Distingué par Les Inrocks lors d’un concours CQFD, De Calm sort fin 2010, un premier album intitulé « Le Film Définitif » réalisé par Pierre Rougean (Statics, Cats on Trees). Une bande originale chantée d’un film imaginaire où l’on songe à la mélancolie sautillante de Yann Tiersen et au chant apaisé d’Alex Beaupain. « L’envie d’Écouter Miossec » et « L’idylle » connaissent une encourageante diffusion auprès des radios françaises et étrangères, se classant même dans le Top 3 du palmarès de Francophonie Diffusion.

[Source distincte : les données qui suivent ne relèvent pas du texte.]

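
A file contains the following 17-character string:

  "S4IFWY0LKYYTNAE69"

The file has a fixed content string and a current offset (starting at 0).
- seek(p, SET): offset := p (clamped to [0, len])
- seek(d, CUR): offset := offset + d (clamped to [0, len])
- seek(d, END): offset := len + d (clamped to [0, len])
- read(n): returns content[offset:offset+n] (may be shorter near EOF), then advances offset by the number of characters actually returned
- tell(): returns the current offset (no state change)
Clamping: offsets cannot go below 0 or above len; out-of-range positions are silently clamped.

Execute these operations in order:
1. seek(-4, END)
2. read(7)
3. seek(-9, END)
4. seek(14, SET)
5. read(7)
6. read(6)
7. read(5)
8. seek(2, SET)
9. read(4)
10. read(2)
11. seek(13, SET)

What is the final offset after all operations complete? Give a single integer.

Answer: 13

Derivation:
After 1 (seek(-4, END)): offset=13
After 2 (read(7)): returned 'AE69', offset=17
After 3 (seek(-9, END)): offset=8
After 4 (seek(14, SET)): offset=14
After 5 (read(7)): returned 'E69', offset=17
After 6 (read(6)): returned '', offset=17
After 7 (read(5)): returned '', offset=17
After 8 (seek(2, SET)): offset=2
After 9 (read(4)): returned 'IFWY', offset=6
After 10 (read(2)): returned '0L', offset=8
After 11 (seek(13, SET)): offset=13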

Relayés par les médias (France Inter, FIP en tête), ils effectuent un « Tour Métrage » où chaque soir, une trame narrative différente accompagne leurs chansons. Elle débute toujours par les acteurs cultes du western-spaghetti Térence Hill et Bud Spencer qui se retrouvent dans un drame intimiste. Cette passerelle entre le cinéma et la musique n’est pas une lubie ou un effet de style. Guillaume, qui est aussi réalisateur, la déploie également à travers les clips qu’il réalise pour De Calm et pour des artistes aussi divers que Le Prince Miiaou, Bertrand Betsch ou dans l’électro avec Sayem.

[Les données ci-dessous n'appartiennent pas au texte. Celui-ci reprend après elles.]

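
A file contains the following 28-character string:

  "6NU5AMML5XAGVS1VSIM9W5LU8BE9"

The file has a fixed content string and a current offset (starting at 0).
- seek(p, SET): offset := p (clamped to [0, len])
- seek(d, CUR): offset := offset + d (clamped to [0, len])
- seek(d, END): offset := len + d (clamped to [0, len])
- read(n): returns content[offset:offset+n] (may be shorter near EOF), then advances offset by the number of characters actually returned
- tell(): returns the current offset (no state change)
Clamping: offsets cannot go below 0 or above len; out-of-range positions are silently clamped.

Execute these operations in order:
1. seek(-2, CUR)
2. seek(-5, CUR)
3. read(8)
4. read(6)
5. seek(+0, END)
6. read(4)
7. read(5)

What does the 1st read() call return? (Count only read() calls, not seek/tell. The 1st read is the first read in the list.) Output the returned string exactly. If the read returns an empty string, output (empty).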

Leur second album « Amour Athlétic Club » rassemble onze chansons. On peut bien sûr y voir un clin d’œil aux années footballistiques de Guillaume au sein du Toulouse F.C. lorsque son entraîneur n’était autre qu’Elie Baup, l’actuel coach de l’OM. Mais si le sport affleure ici et là, il n’est qu’un prétexte pour des chansons d’amour. Il y a le premier amour (« Un Jour de Mai »), l’amour oublié (« En 601 »), l’amour cinéphile (« Le Film qui ne se fera jamais ») ou encore le désamour de soi (« Les Plongeoirs »)… Onze variations autour du seul thème qui sollicite en permanence nos aptitudes physiques et mentales.

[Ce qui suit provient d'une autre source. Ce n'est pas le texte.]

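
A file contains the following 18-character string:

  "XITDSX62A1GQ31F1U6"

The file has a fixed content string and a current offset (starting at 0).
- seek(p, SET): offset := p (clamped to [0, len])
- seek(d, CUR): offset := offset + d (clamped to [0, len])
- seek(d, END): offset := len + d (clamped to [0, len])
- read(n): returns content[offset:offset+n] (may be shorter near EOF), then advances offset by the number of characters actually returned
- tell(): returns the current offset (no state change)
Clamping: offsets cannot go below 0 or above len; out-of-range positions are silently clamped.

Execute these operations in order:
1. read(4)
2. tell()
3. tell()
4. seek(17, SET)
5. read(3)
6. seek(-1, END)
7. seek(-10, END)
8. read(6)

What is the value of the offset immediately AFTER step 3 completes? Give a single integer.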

Le disque a été réalisé avec Marc Denis (Bertrand Betsch) dans des conditions singulières, au milieu des machines et des ouvriers dans un immense atelier. Séduits par le projet, le batteur Philippe Entressangle et le bassiste Marcello Giuliani, qui forment l’habituelle section rythmique d’Étienne Daho, sont venus apporter de l’ampleur au projet. Un vernis pop qui dissimule un aspect plus sombre qu’il n’y parait. C’est plus charnel, plus direct. Les ambiances sont mélancoliques et pourtant enjouées, avec toujours cette volonté de proposer des chansons ambitieuses, sans s’adresser à une élite.

Sorti avant l’été, l’EP « Les Plongeoirs » avait donné le ton en permettant au titre « Un Jour de Mai » de se frayer un chemin vers les playlists (LE MOUV’, OÜI FM, NÉO…). Salués par la presse pour leur poésie et leur justesse, les récents clips ont également confirmé que le cinéma était toujours bien ancré.

En outsider, le club De Calm avance patiemment sur le sol verglacé de la chanson française, à distance des effets de mode et des rengaines que le vent dissout.